Sakit Punggung dan Shalat
Tanya:
 Seorang menderita sakit pada punggungnya. Para dokter mengatakan bahwa 
ia harus terus berbaring telentang di atas tempat tidur selama sebulan 
atau lebih. Bagaimanakah caranya mengerjakan shalat dalam kondisi 
seperti ini?
Jawab:
Apabila ia merasa 
kesulitan berdiri dan duduk ia boleh shalat dengan berbaring. Jika tidak
 mampu juga maka ia boleh shalat dengan telentang, hendaklah ia berniat,
 bertakbir, membaca Al-Qur’an, kemudian ruku’, sujud, berdiri dan duduk 
dengan berisyarat dalam keadaan berbaring di atas tempat tidurnya sebab 
ia berhalangan dan harus tetap berbaring. Wallahu a’lam.
Pingsan Sebulan dan Shalatnya
Tanya:
 Jika seorang muslim tidak sadarkan diri selama sebulan kemudian Allah 
memberinya kesembuhan, maka bagaimanakah status shalat yang tertinggal 
selama sebulan tersebut? Apakah wajib diqadha?
Jawab:
Tidak
 ada kewajiban mengganti shalat yang terluput dalam rentang waktu yang 
lama itu. Karena hal itu dapat menyusahkannya dan membuatnya jemu 
beribadah. Akan tetapi hendaknya ia banyak-banyak melakukan shalat 
sunnah dan ibadah-ibadah lainnya sebagai pengganti shalat-shalat yang 
terluput selama ia tak sadarkan diri. Sebab pingsan dalam jangka waktu 
yang lama serta kehilangan kesadaran dan pikiran sama statusnya dengan 
orang yang kehilangan akal (gila). Orang gila tentunya tidak dikenai 
kewajiban hingga ia waras sebagaimana disebutkan dalam hadits Nabi.
Haji bagi Orang yang Menggunakan Kaki Palsu
Tanya:
 Ada seorang lelaki yang cacat kakinya. Ia menggunakan kaki palsu dan ia
 harus mengenakan celana panjang untuk menutupinya. Apa yang harus 
dilakukannya jika hendak menunaikan ibadah haji atau umrah (berkaitan 
dengan kain ihramnya, -pent)? Sementara ia tidak bisa menanggalkan 
celana panjang (berjahit) tersebut? Mohon penjelasannya semoga Allah 
memberi berkah kepada anda.
Jawab:
Hal itu 
termasuk udzur syar’i yang membolehkannya mengenakan celana berjahit. 

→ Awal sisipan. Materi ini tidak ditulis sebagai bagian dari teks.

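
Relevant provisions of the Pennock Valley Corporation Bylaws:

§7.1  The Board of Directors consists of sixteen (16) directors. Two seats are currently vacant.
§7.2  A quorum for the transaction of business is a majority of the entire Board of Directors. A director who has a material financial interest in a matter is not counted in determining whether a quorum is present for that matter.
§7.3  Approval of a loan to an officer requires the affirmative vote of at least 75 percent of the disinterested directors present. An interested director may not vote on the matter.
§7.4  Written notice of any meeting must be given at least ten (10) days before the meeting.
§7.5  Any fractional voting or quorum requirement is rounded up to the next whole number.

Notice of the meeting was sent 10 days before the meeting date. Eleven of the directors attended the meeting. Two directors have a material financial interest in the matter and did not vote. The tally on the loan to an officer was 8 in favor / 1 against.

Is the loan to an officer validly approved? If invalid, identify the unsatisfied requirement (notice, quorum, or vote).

Valid — all requirements satisfied.

Notice: 10 days given; 10 required (10 ≥ 10). Satisfied.
Quorum: 11 present, but the 2 interested directors do not count, leaving 9. Quorum is 9. Satisfied.
Vote: the loan to an officer requires three-fourths of the disinterested directors present (11 − 2 = 9). 3/4 of 9 = 6.75, rounded up to 7, so 7 affirmative votes are needed; 8 voted in favor. Satisfied.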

Demikian pula menggunakan kaki palsu dan ia juga boleh mengenakan kaus 
kaki untuk menutupi kaki palsunya itu. Ia juga boleh menggunakan khuff 
(kasut kaki) atau sepatu. Rasulullah shallallahu ‘alaihi wassalam telah 
mengizinkan hal tersebut jika memang dibutuhkan. Iamam Ahmad dan lainnya
 meriwayatkan dari Abdullah bin Abbas radhiyallahu ‘anhu bahwa 
Rasulullah shallallahu ‘alaihi wassalam berkhutbah di padang Arafah, 
beliau berkata dalam khutbahnya:
“Barangsiapa tidak mendapatkan 
kain sarung hendaklah ia mengenakan celana, barangsiapa tidak memiliki 
sandal hendaklah ia mengenakan khuff (kasut kaki).”
Jika saja 
orang yang tidak memiliki kain sarung dan sandal boleh mengenakan celana
 dan sepatu tentunya lebih dibolehkan lagi bila keadaannya darurat, 
seperti orang-orang yang menggunakan kaki palsu. Namun demikian untuk 
kehati-hatian hendaklah ia membayar fidyah karena melanggar larangan 
haji, yaitu puasa tiga hari dan memberi makan enam orang fakir miskin 
atau menyembelih seekor kambing sebagaimana fidyah orang yang mencukur 
rambutnya sebelum waktunya karena sakit. Wallahu a’lam.
Thawaf di Kursi Roda
Tanya:
 Seorang lelaki berusia senja jatuh sakit dan terpaksa ditandu untuk 
mengerjakan thawaf dan menggunakan kursi roda untuk sa’i. Ia bertanya: 
Apakah saya memperoleh pahala yang sama seperti orang yang mengerjakan 
thawaf dengan berjalan?
Jawab:
Hendaklah ia
 mengerjakan menurut kesanggupannya. Apabila ia tidak mampu mengerjakan 
thawaf dan sa’i dengan berjalan, maka ia boleh ditandu dan ia memperoleh
 pahala menurut niatnya dan menurut tingkat kesulitan yang dihadapi dan 
harta benda yang telah dikeluarkannya. Dalam hadits disebutkan bahwa 
jika seorang hamba sakit atau sedang bersafar maka akan ditulis baginya 
pahala amal yang biasa dilakukannya sewaktu sehat dan mukim. Yakni orang
 sakit yang tidak mampu mengerjakan shalat dan shaum akan ditulis 
baginya pahala amal yang tidak mampu dikerjakannya karena sakit. 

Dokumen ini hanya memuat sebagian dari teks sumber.